Adsorption properties of thermogel polysaccharides to csn75-cbm
Fe-sem analysis showed that the swollen gel particles (about 300 μm) were much larger than the undisplexed gel particles (nearly 10 μm) (fig. 5a, b). The swollen gel particles have good fluidity and looseness and are a good carrier. To further confirm whether the thermogel polysaccharides can adsorb the recombinant enzyme csn75-cbm, fitc-stained hot gel polysaccharides were analyzed with clsm. Before the recombinant enzyme csn75-cbm (fig. 5c), there was almost no green fluorescence on the surface of the gel particles, but after the recombinant enzyme treatment (fig. 5d), a strong green fluorescence was observed on the surface of the gel particles. This indicates that the recombinant enzyme csn75-cbm was successfully adsorbed by thermogel polysaccharides.
For better immobilization, the maximum adsorption capacity is evaluated by solid-state depletion. After the recombinant enzyme csn75-cbm is immobilized, the hot gel polysaccharide volume increases by a factor of 5 (fig. 6a) and the filler bed appears milky white (fig. 6b). Solid-state depletion experiments showed that the adsorption curve of csn75-cbm to thermogel polysaccharides conformed to the langmuir adsorption isothermal formula, and the correlation coefficient r2=0.9777(fig. 6c). The pichia pastoris extracellularly expressed csn75-cbm (fig. 6d) has the dual functions of "cutting" and "anchoring", contributed by "csn75" and "cbm", respectively. This allows csn75-cbm to be purified and immobilized in one step by thermogel polysaccharides (fig. 6e). CICPR was prepared by filling the csn75-cbm into a thermogel polysaccharide filler bed reactor. Chitosan is hydrolyzed by the recombinant enzyme csn75-cbm as it flows through cicpr (fig. 6f).

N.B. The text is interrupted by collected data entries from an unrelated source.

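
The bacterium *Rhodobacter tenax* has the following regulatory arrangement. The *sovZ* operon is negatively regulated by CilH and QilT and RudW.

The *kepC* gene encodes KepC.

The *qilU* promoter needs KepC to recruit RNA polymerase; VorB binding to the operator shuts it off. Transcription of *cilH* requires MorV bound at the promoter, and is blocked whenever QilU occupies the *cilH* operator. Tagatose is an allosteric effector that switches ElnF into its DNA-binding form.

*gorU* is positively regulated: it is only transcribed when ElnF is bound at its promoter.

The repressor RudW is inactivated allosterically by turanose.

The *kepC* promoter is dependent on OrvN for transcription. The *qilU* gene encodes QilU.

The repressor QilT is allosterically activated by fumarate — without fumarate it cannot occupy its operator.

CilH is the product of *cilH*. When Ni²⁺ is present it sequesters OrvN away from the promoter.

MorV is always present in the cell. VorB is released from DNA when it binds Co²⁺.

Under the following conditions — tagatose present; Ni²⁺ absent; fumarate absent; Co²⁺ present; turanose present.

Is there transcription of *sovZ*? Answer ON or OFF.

Co²⁺ is present, so VorB is inactive.
Ni²⁺ is absent, so OrvN is active.
No repressor is bound and OrvN is active, so *kepC* is transcribed.
So KepC is produced and active.
No repressor is bound and KepC is active, so *qilU* is transcribed.
So QilU is produced and active.
MorV is produced constitutively and is active.
With repressor QilU bound, *cilH* is not transcribed.
So CilH is not produced.
Fumarate is absent, so QilT is inactive.
Turanose is present, so RudW is inactive.
With no repressor bound, *sovZ* is transcribed.

ON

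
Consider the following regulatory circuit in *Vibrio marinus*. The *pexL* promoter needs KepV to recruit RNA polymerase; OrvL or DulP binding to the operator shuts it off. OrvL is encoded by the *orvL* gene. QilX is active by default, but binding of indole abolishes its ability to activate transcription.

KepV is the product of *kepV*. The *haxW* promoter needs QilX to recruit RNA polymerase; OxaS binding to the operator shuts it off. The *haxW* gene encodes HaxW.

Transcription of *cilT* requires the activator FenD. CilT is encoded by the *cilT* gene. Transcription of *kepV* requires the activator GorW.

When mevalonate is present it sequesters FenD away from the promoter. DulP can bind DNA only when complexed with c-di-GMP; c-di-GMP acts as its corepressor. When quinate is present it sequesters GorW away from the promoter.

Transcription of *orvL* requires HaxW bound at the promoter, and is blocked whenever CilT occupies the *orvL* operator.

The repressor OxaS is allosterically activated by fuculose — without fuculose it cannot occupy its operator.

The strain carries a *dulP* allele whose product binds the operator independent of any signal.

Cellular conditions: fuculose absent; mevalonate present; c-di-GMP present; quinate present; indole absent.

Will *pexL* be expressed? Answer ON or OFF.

Quinate is present, so GorW is inactive.
Required activator GorW is absent, so *kepV* is not transcribed.
So KepV is not produced.
Fuculose is absent, so OxaS is inactive.
Indole is absent, so QilX is active.
No repressor is bound and QilX is active, so *haxW* is transcribed.
So HaxW is produced and active.
Mevalonate is present, so FenD is inactive.
Required activator FenD is absent, so *cilT* is not transcribed.
So CilT is not produced.
No repressor is bound and HaxW is active, so *orvL* is transcribed.
So OrvL is produced and active.
DulP is constitutively active in this strain.
With repressor OrvL bound, *pexL* is not transcribed.

OFF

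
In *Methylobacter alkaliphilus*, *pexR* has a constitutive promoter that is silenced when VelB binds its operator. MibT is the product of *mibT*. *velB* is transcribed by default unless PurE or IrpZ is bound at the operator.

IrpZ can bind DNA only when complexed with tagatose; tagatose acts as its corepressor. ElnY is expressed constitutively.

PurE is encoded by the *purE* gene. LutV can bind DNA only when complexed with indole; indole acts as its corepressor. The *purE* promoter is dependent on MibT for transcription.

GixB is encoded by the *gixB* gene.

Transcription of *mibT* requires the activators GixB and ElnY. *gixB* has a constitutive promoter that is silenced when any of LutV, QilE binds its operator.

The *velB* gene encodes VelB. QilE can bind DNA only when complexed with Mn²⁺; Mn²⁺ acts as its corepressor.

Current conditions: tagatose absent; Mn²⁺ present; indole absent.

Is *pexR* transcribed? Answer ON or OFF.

Indole is absent, so LutV is inactive.
Mn²⁺ is present, so QilE is active.
With repressor QilE bound, *gixB* is not transcribed.
So GixB is not produced.
ElnY is produced constitutively and is active.
Required activator GixB is absent, so *mibT* is not transcribed.
So MibT is not produced.
Required activator MibT is absent, so *purE* is not transcribed.
So PurE is not produced.
Tagatose is absent, so IrpZ is inactive.
With no repressor bound, *velB* is transcribed.
So VelB is produced and active.
With repressor VelB bound, *pexR* is not transcribed.

OFF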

Performance of immobilized csn75-cbm in a filler bed reactor
In order to save the amount of enzymes used while meeting the production requirements, the load of enzymes was studied. The results showed that when the load of the enzyme was less than 40 U (fig. 7a), cicpr could not completely hydrolyze the substrate, while when the load was greater than 60 U, the DP of chos was closer. Therefore, the optional load of the enzyme should be 60-100 u, not exceeding the maximum load of cicpr (200 u).

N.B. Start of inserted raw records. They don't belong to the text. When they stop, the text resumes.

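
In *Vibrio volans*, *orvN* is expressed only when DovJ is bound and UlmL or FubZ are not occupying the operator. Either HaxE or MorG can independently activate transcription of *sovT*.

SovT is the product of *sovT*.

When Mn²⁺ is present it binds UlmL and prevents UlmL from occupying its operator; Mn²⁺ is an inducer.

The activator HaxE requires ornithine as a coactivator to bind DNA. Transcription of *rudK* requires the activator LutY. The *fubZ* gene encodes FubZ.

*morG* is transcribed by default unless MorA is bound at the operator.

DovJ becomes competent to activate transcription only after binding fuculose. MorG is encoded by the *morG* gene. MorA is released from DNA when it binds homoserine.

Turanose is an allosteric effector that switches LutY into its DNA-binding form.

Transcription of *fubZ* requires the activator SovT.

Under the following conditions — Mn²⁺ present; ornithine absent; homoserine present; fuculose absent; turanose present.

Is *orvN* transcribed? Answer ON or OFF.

Fuculose is absent, so DovJ is inactive.
Mn²⁺ is present, so UlmL is inactive.
Ornithine is absent, so HaxE is inactive.
Homoserine is present, so MorA is inactive.
With no repressor bound, *morG* is transcribed.
So MorG is produced and active.
Activator MorG is present, so *sovT* is transcribed.
So SovT is produced and active.
No repressor is bound and SovT is active, so *fubZ* is transcribed.
So FubZ is produced and active.
With repressor FubZ bound, *orvN* is not transcribed.

OFF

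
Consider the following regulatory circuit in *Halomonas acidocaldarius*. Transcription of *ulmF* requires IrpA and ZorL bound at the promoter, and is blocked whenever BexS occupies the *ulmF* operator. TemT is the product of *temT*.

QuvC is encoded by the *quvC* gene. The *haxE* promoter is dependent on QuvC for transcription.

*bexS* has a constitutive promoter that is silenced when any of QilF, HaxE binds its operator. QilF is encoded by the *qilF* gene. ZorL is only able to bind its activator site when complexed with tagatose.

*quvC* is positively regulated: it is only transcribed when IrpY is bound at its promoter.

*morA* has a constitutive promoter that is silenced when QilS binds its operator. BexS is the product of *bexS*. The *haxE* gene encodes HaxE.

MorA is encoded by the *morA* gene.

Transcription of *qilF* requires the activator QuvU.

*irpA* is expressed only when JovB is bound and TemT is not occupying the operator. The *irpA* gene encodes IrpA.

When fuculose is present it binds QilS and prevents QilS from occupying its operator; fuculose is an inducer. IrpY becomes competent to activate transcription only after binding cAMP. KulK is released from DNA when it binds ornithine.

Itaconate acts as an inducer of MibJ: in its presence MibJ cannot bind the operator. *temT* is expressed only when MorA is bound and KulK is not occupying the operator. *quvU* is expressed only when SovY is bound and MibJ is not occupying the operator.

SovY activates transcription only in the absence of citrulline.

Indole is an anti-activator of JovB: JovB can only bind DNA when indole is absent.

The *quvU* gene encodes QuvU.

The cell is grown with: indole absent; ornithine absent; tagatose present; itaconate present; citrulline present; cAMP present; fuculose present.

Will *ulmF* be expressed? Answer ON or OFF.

ON

Ornithine is absent, so KulK is active.
Fuculose is present, so QilS is inactive.
With no repressor bound, *morA* is transcribed.
So MorA is produced and active.
With repressor KulK bound, *temT* is not transcribed.
So TemT is not produced.
Indole is absent, so JovB is active.
No repressor is bound and JovB is active, so *irpA* is transcribed.
So IrpA is produced and active.
Tagatose is present, so ZorL is active.
Itaconate is present, so MibJ is inactive.
Citrulline is present, so SovY is inactive.
Required activator SovY is absent, so *quvU* is not transcribed.
So QuvU is not produced.
Required activator QuvU is absent, so *qilF* is not transcribed.
So QilF is not produced.
cAMP is present, so IrpY is active.
No repressor is bound and IrpY is active, so *quvC* is transcribed.
So QuvC is produced and active.
No repressor is bound and QuvC is active, so *haxE* is transcribed.
So HaxE is produced and active.
With repressor HaxE bound, *bexS* is not transcribed.
So BexS is not produced.
No repressor is bound and IrpA and ZorL are active, so *ulmF* is transcribed.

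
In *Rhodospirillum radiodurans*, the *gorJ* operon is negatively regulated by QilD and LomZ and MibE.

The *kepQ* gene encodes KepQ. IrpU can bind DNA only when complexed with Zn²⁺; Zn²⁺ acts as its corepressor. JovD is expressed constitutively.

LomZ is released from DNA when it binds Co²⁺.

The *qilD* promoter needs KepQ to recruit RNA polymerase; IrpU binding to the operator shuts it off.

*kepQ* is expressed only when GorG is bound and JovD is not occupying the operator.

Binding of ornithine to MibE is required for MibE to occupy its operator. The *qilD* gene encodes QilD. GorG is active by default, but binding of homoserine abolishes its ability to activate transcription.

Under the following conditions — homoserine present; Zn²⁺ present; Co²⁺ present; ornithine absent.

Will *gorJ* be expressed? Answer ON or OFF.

Homoserine is present, so GorG is inactive.
JovD is produced constitutively and is active.
With repressor JovD bound, *kepQ* is not transcribed.
So KepQ is not produced.
Zn²⁺ is present, so IrpU is active.
With repressor IrpU bound, *qilD* is not transcribed.
So QilD is not produced.
Co²⁺ is present, so LomZ is inactive.
Ornithine is absent, so MibE is inactive.
With no repressor bound, *gorJ* is transcribed.

ON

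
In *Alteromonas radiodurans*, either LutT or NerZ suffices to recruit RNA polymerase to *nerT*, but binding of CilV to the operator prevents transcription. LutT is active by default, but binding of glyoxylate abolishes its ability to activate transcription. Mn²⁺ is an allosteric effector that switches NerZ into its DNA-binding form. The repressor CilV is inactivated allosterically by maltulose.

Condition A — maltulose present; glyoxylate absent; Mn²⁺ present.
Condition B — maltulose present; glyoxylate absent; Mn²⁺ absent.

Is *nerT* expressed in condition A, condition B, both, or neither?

both

Condition A:
Maltulose is present, so CilV is inactive.
Glyoxylate is absent, so LutT is active.
Mn²⁺ is present, so NerZ is active.
Activator LutT is present, so *nerT* is transcribed.
→ *nerT* is ON in A.
Condition B:
Maltulose is present, so CilV is inactive.
Glyoxylate is absent, so LutT is active.
Mn²⁺ is absent, so NerZ is inactive.
Activator LutT is present, so *nerT* is transcribed.
→ *nerT* is ON in B.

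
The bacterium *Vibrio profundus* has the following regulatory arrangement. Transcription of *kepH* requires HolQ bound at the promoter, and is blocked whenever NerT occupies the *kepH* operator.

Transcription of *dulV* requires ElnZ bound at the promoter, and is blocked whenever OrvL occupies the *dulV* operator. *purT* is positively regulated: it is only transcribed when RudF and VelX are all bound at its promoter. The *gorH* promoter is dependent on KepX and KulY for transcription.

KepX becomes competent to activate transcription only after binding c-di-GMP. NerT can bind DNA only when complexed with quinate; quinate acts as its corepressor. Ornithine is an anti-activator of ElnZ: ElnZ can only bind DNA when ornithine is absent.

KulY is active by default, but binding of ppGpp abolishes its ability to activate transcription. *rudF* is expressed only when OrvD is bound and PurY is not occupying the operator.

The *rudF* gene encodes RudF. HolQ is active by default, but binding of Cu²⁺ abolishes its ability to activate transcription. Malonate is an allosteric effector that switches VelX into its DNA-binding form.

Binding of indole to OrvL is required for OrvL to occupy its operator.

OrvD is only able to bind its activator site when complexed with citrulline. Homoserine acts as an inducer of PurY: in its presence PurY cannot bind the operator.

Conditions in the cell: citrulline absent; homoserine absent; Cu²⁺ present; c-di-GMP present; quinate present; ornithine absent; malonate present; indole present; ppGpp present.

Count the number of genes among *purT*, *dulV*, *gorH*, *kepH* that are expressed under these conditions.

Homoserine is absent, so PurY is active.
Citrulline is absent, so OrvD is inactive.
With repressor PurY bound, *rudF* is not transcribed.
So RudF is not produced.
Malonate is present, so VelX is active.
Required activator RudF is absent, so *purT* is not transcribed.
→ *purT* is OFF.
Ornithine is absent, so ElnZ is active.
Indole is present, so OrvL is active.
With repressor OrvL bound, *dulV* is not transcribed.
→ *dulV* is OFF.
c-di-GMP is present, so KepX is active.
ppGpp is present, so KulY is inactive.
Required activator KulY is absent, so *gorH* is not transcribed.
→ *gorH* is OFF.
Cu²⁺ is present, so HolQ is inactive.
Quinate is present, so NerT is active.
With repressor NerT bound, *kepH* is not transcribed.
→ *kepH* is OFF.
0 of the 4 genes are transcribed.

0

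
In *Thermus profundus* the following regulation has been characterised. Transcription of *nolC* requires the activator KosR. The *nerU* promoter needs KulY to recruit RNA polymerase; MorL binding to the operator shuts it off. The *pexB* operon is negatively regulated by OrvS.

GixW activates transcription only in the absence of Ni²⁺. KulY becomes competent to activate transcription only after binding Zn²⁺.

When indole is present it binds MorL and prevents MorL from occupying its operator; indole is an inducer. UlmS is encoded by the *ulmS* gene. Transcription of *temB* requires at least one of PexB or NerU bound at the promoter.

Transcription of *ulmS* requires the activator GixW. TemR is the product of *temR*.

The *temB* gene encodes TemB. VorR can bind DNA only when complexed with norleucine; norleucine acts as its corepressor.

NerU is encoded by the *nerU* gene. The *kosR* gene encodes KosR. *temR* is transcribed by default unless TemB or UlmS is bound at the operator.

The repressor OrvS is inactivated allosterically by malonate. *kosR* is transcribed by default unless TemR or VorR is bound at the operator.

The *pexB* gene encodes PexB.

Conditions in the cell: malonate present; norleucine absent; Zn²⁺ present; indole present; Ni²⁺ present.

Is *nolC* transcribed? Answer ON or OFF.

Malonate is present, so OrvS is inactive.
With no repressor bound, *pexB* is transcribed.
So PexB is produced and active.
Zn²⁺ is present, so KulY is active.
Indole is present, so MorL is inactive.
No repressor is bound and KulY is active, so *nerU* is transcribed.
So NerU is produced and active.
Activator PexB is present, so *temB* is transcribed.
So TemB is produced and active.
Ni²⁺ is present, so GixW is inactive.
Required activator GixW is absent, so *ulmS* is not transcribed.
So UlmS is not produced.
With repressor TemB bound, *temR* is not transcribed.
So TemR is not produced.
Norleucine is absent, so VorR is inactive.
With no repressor bound, *kosR* is transcribed.
So KosR is produced and active.
No repressor is bound and KosR is active, so *nolC* is transcribed.

ON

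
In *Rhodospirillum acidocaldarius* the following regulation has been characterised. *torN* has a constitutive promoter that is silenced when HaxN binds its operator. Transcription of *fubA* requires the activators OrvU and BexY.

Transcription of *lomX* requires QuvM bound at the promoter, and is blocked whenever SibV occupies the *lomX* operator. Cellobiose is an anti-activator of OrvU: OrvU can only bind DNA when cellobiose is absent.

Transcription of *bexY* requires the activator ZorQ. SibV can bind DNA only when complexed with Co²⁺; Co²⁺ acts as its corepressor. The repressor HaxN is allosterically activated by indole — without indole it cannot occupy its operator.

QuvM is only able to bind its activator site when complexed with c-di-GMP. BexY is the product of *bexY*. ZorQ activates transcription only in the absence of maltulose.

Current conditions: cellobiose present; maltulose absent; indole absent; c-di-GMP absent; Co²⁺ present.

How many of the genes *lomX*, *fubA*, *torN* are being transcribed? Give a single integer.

1

c-di-GMP is absent, so QuvM is inactive.
Co²⁺ is present, so SibV is active.
With repressor SibV bound, *lomX* is not transcribed.
→ *lomX* is OFF.
Cellobiose is present, so OrvU is inactive.
Maltulose is absent, so ZorQ is active.
No repressor is bound and ZorQ is active, so *bexY* is transcribed.
So BexY is produced and active.
Required activator OrvU is absent, so *fubA* is not transcribed.
→ *fubA* is OFF.
Indole is absent, so HaxN is inactive.
With no repressor bound, *torN* is transcribed.
→ *torN* is ON.
1 of the 3 genes is transcribed.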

The authors further investigated the effect of chitosan concentration on the degree of chos polymerization in the hydrolysate. A decrease in substrate concentration leads to a decrease in the polymerization of chos in the hydrolysate (fig. 7b). In continuous production processes, flow rates have a great impact on production efficiency. As the flow rate decreases, the degree of polymerization of chos in the hydrolysate decreases (fig. 7c). These results prove that CICPR is feasible for continuous production of ideal chos as long as the process parameters are adjusted. To obtain chos with ideal dps, qualitative and quantitative determinations were performed on three hydrolysates under given conditions (fig. 8a, b, and c). The results showed that under the conditions I., II., III., the main products in the hydrolysate were 2-5 (hydrolysis rate 97.75%), 3-6 (75.45%) and 3-7 (73.2%) chos (fig. 8d). After freeze-drying, the product is available in milky white, pale yellow and brownish yellow (fig. 8e) under three conditions. CICPR can achieve efficient production of chos with ideal dp. In addition, the immobilization of this enzyme also achieves a heterogeneous catalysis of chitosan hydrolysis in cicpr.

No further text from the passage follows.